Stochastic Real-time Power Dispatch with Large-scale Wind Power Integration and its Analytical solution

TL;DR

This paper introduces an analytical chance-constrained real-time power dispatch model that effectively manages wind power forecast errors using a Cauchy distribution, ensuring system security and operational efficiency.

Contribution

It proposes a novel CCRTD model with an analytical solution based on Cauchy distribution, incorporating dependence among wind farms and an affine control strategy for real-time dispatch.

Findings

Model effectively handles wind forecast errors.

Analytical convex optimization solution derived.

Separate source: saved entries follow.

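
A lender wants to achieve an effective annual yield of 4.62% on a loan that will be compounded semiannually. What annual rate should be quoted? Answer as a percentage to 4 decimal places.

(1 + r/2)^2 − 1 = 0.0462, so 1 + r/2 = 1.0462^(1/2).
r/2 = 0.022839, so r = 0.045678 = 4.5678%.

4.5678%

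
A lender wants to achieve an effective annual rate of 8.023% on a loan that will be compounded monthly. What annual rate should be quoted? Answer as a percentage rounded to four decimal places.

7.7423%

(1 + r/12)^12 − 1 = 0.08023, so 1 + r/12 = 1.08023^(1/12).
r/12 = 0.006452, so r = 0.077423 = 7.7423%.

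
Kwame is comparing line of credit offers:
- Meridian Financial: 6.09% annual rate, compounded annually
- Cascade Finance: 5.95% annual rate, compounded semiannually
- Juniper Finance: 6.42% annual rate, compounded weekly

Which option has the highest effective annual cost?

Meridian Financial: compounded annually, EAR = 6.090%
Cascade Finance: (1 + 0.0595/2)^2 − 1 = 6.039%
Juniper Finance: (1 + 0.0642/52)^52 − 1 = 6.626%
The highest effective annual rate is Juniper Finance at 6.626%.

Juniper Finance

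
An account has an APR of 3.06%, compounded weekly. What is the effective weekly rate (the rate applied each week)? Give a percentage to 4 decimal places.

With a nominal annual rate compounded weekly, the periodic rate is the nominal rate divided by 52.
i = 0.0306 / 52 = 0.0005885 = 0.0588%.

0.0588%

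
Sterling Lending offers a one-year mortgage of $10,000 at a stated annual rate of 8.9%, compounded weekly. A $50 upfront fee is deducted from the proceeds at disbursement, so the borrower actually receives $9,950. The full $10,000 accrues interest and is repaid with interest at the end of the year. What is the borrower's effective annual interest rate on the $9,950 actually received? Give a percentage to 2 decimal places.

9.85%

Amount owed after one year: 10,000 × (1 + 0.089/52)^52 = 10,000 × 1.092998 = $10,929.98.
Effective rate on net proceeds: 10,929.98 / 9,950 − 1 = 0.098490 = 9.85%.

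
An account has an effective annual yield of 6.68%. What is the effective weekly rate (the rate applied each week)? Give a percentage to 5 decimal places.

0.12443%

The per-week rate i satisfies (1 + i)^52 = 1 + 0.0668.
i = 1.0668^(1/52) − 1 = 0.0012443 = 0.12443%.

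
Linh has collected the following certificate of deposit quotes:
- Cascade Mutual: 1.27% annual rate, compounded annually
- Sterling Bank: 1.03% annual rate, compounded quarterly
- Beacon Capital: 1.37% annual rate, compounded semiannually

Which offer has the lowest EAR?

Sterling Bank

Cascade Mutual: compounded annually, EAR = 1.270%
Sterling Bank: (1 + 0.0103/4)^4 − 1 = 1.034%
Beacon Capital: (1 + 0.0137/2)^2 − 1 = 1.375%
The lowest effective annual rate is Sterling Bank at 1.034%.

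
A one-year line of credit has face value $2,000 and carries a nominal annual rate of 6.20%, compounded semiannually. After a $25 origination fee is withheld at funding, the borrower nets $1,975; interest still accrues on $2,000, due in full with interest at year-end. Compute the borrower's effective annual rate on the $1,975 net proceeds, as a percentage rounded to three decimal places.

Amount owed after one year: 2,000 × (1 + 0.0620/2)^2 = 2,000 × 1.062961 = $2,125.92.
Effective rate on net proceeds: 2,125.92 / 1,975 − 1 = 0.076416 = 7.642%.

7.642%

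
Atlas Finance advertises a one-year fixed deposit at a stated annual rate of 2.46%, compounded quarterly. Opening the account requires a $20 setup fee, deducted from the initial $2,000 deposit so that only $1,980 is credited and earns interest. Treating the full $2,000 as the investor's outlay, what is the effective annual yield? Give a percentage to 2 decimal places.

Value after one year: 1,980 × (1 + 0.0246/4)^4 = 1,980 × 1.024828 = $2,029.16.
Effective yield on the $2,000 outlay: 2,029.16 / 2,000 − 1 = 0.014580 = 1.46%.

1.46%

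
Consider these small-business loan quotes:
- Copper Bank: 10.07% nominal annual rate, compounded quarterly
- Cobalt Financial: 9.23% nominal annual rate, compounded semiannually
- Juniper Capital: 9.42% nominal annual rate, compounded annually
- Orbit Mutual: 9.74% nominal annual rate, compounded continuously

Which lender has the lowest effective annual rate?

Juniper Capital

Copper Bank: (1 + 0.1007/4)^4 − 1 = 10.457%
Cobalt Financial: (1 + 0.0923/2)^2 − 1 = 9.443%
Juniper Capital: compounded annually, EAR = 9.420%
Orbit Mutual: e^0.0974 − 1 = 10.230%
The lowest effective annual rate is Juniper Capital at 9.420%.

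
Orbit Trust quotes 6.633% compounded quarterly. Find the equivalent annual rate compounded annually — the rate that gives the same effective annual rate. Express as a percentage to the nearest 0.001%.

EAR = (1 + 0.06633/4)^4 − 1 = 0.067998.
Compounded annually, the equivalent nominal rate is the EAR itself: 6.800%.

6.800%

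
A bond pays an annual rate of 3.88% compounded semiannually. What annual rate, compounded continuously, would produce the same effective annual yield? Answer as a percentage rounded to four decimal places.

EAR = (1 + 0.0388/2)^2 − 1 = 0.039176.
Equivalent continuous rate: r = ln(1 + 0.039176) = 0.038428 = 3.8428%.

3.8428%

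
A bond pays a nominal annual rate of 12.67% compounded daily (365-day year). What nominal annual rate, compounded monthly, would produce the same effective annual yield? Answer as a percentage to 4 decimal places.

12.7349%

EAR = (1 + 0.1267/365)^365 − 1 = 0.135051.
Solve (1 + r/12)^12 = 1.135051: r/12 = 1.135051^(1/12) − 1 = 0.010612, so r = 0.127349 = 12.7349%.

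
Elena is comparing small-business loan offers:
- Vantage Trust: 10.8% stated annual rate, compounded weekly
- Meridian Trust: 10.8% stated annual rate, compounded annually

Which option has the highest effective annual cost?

Vantage Trust

Vantage Trust: (1 + 0.108/52)^52 − 1 = 11.392%
Meridian Trust: compounded annually, EAR = 10.800%
The highest effective annual rate is Vantage Trust at 11.392%.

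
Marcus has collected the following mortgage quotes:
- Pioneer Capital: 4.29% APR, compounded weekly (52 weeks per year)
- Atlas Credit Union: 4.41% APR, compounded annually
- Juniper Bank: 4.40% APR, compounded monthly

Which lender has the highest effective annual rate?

Juniper Bank

Pioneer Capital: (1 + 0.0429/52)^52 − 1 = 4.382%
Atlas Credit Union: compounded annually, EAR = 4.410%
Juniper Bank: (1 + 0.0440/12)^12 − 1 = 4.490%
The highest effective annual rate is Juniper Bank at 4.490%.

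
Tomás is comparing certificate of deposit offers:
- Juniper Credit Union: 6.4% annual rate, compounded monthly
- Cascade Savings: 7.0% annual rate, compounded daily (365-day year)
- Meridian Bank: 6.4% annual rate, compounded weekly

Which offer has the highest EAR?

Juniper Credit Union: (1 + 0.064/12)^12 − 1 = 6.591%
Cascade Savings: (1 + 0.070/365)^365 − 1 = 7.250%
Meridian Bank: (1 + 0.064/52)^52 − 1 = 6.605%
The highest effective annual rate is Cascade Savings at 7.250%.

Cascade Savings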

Demonstrates reliability and efficiency in numerical tests.

Abstract

Real-time power dispatch (RTD) can coordinate wind farms, automatic generation control (AGC) units and non AGC units. In RTD, the probable wind power forecast errors (WPFE) should be appropriately formulated to ensure system security with high probability and minimize operational cost. Previous studies and our onsite tests show that Cauchy distribution (CD) effectively fits the leptokurtic feature of small timescale WPFE distributions. In this paper, we propose a chance-constrained real time dispatch (CCRTD) model with the WPFE represented by CD. Since the CD is stable and has promising mathematical characteristics, the proposed CCRTD model can be analytically transformed to a convex optimization problem considering the dependence among wind farms outputs. Moreover, the proposed model incorporates an affine control strategy compatible with AGC systems. This strategy makes the CCRTD adaptively take into account both the additional power ramping requirement and power variation on transmission lines caused by WPFE in RTD stage. Numerical test results show that the proposed method is reliable and effective. Meanwhile it is very efficient and suitable for real-time application.